Colts Must Continue to Prepare on High Level as They Head Home, Manning Says
INDIANAPOLIS – As Peyton Manning sees it, what is next is what matters.
The time and site of the game? Not so much.
Manning, the Colts' 12-year veteran quarterback and the AFC's leading passer through three games, said while the Colts have accomplished what they sought in two high-profile, prime-time road games the last two weeks, those games mean nothing now that they are over.
The fact that they are heading to Lucas Oil Stadium?
And the game starting at a normal time?
All nice, Manning said, but none of the factors will influence Colts' fourth game of the season.
"It's good to be playing back at home again," Manning said Wednesday as the AFC South-leading Colts (3-0) prepared to play the Seattle Seahawks (1-2) of the NFC West at Lucas Oil Stadium in downtown Indianapolis Sunday at 1 p.m.
"It's obviously more convenient that way, but you still have to have a good week of practice. Two of the good reasons for a couple of good wins is we've had good practices and good preparation. That will be key again this week."

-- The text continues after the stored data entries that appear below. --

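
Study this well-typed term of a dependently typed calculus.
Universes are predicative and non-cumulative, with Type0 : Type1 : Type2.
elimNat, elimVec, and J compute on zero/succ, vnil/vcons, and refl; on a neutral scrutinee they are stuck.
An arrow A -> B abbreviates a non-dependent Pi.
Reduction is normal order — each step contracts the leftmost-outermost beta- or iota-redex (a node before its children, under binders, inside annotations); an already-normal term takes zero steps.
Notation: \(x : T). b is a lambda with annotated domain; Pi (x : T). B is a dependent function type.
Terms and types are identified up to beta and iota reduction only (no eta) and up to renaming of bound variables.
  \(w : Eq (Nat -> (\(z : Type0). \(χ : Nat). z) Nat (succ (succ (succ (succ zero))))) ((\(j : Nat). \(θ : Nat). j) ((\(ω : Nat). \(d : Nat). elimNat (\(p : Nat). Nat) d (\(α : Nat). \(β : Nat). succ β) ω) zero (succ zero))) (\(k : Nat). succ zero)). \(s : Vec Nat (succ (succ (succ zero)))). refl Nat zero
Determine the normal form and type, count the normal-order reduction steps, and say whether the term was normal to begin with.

reduced normal form:
  \(w : Eq (Nat -> Nat) (\(z : Nat). succ zero) (\(χ : Nat). succ zero)). \(j : Vec Nat (succ (succ (succ zero)))). refl Nat zero
inferred type:
  Eq (Nat -> Nat) (\(w : Nat). succ zero) (\(z : Nat). succ zero) -> Vec Nat (succ (succ (succ zero))) -> Eq Nat zero zero
normal-order step count: 6
term was already normal: no
first contracted redex: a beta-redex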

The Colts in the last two weeks not only have won on the road in prime time, they did so against two teams that made the playoffs a year ago. They beat 2008 AFC East Champion Miami, 27-23, in South Florida on September 21, then beat defending NFC Champion Arizona, 31-10, this past Sunday.

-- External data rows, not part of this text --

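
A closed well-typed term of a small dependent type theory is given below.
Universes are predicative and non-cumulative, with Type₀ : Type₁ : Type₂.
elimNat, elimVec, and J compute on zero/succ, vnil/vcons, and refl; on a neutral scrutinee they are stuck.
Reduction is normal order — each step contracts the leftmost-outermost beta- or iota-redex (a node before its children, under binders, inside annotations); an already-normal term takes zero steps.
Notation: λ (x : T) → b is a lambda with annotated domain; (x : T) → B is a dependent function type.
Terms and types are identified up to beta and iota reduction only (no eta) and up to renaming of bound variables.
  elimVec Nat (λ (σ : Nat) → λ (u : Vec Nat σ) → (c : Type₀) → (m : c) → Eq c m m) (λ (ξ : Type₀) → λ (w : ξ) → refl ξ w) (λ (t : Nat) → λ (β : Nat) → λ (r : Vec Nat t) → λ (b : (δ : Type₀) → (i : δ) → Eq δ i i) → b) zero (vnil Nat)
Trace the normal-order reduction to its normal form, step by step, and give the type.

normal-order reduction:
  elimVec Nat (λ (σ : Nat) → λ (u : Vec Nat σ) → (c : Type₀) → (m : c) → Eq c m m) (λ (ξ : Type₀) → λ (w : ξ) → refl ξ w) (λ (t : Nat) → λ (β : Nat) → λ (r : Vec Nat t) → λ (b : (δ : Type₀) → (i : δ) → Eq δ i i) → b) zero (vnil Nat)
  ~> λ (σ : Type₀) → λ (u : σ) → refl σ u
type:
  (σ : Type₀) → (u : σ) → Eq σ u u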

The victories pushed the Colts' lead to two games in the AFC South, with Jacksonville and Houston each 1-2 and defending division champion Tennessee at 0-3.
"This is a game we have to have because it's the next one," Manning said. "It's still a challenge coming off that long trip (to Arizona). It's something we have to deal with.

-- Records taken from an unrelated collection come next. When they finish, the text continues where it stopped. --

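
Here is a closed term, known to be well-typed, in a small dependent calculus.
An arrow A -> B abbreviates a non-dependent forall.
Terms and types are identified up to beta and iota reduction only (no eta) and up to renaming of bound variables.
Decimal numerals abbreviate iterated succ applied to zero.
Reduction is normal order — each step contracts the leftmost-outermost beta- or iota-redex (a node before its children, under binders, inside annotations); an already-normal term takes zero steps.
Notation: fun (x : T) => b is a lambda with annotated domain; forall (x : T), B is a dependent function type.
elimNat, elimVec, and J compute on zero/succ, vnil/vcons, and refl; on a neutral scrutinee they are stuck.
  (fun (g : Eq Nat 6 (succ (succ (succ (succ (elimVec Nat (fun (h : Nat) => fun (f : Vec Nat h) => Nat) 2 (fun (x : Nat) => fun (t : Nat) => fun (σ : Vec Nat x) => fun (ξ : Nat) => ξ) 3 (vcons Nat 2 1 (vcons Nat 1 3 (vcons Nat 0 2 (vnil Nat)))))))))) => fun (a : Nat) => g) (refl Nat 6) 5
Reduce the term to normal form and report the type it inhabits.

resulting normal form:
  refl Nat 6
the term's type:
  Eq Nat 6 6
observation: 2 normal-order steps normalize the term, beginning with a beta-redex.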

"We have to prepare well this week. We have to have a good week of practice."
Indianapolis, which ranked in the Top 10 in the NFL total offense from 1999-2007 before ranking 15th last season, through three weeks is ranked fourth this season. Manning is the AFC's top-ranked passer, completing 66 of 96 passes for 983 yards and seven touchdowns with two interceptions.
Colts wide receiver Reggie Wayne leads the AFC with 325 yards (20 receptions) and tight end Dallas Clark is fourth with 284 yards (18 receptions).
"There are still some things we can improve on," Manning said. "We had a couple of costly penalties the other day (against Arizona) that cost us some more yards. I didn't think we were very good on third downs. We made some big plays, but 3-of-11 on third downs – we need to be much better than that.
"There's still plenty to improve on."
Under the NFL's scheduling format, teams from the AFC such as the Colts play teams from the NFC once every four seasons. The Colts have not played Seattle since December 2005, when Seattle won, 28-13, in a game in which few Colts starters played after the first quarter.
The Colts are 22-7 against NFC teams since 2002.
"We're playing an unfamiliar opponent," Manning said. "We don't know a lot about their schemes or their personnel. They have some new players since we played them last, so we really need to prepare hard this week and get ready for them."
But while the Seahawks as a team may be unfamiliar, one element will not be:
Running back Edgerrin James.
James, the fourth overall selection by the Colts in the 1999 NFL Draft, played seven seasons with Indianapolis, leading the NFL in rushing in 1999 and 2000 and making the Pro Bowl in 1999-2000 and 2004-05. He spent 2006-08 with Arizona and signed with Seattle shortly before the season.
This will be James' first time playing in Indianapolis since he signed with Arizona.
"It's always different when you're playing against a guy," said Manning, who said he was looking forward to seeing James, who with Manning and wide receiver Marvin Harrison formed Indianapolis' version of the Triplets from 1999-2005.
"Everybody's very competitive. I'm happy the fans will get to see him. When we've had some former players come back, our fans always have given them a warm reception. . . . I have to believe it will be one of the most memorable ex-Colts coming back to play here in recent times.
"I know the fans will be excited to see him. It will be good to have him back in Indianapolis."
Manning said James' addition was critical to the Colts' offensive development. The team went 3-13 in 1998, then 13-3 in his rookie season.
"Edgerrin was the key to our running game, and really our offense kind of becoming what it was," Manning said. "They had to play the run every single play. All of a sudden the buzzword kind of got out about our play action. We had these great fakes and all these plays down the field.
"It was because No. 32 was back there. It wasn't just because 'some guy' was back there. . . . He was really one of the pillars to getting the Colts turned around and helping us become a winning franchise and having teams respect the Colts more."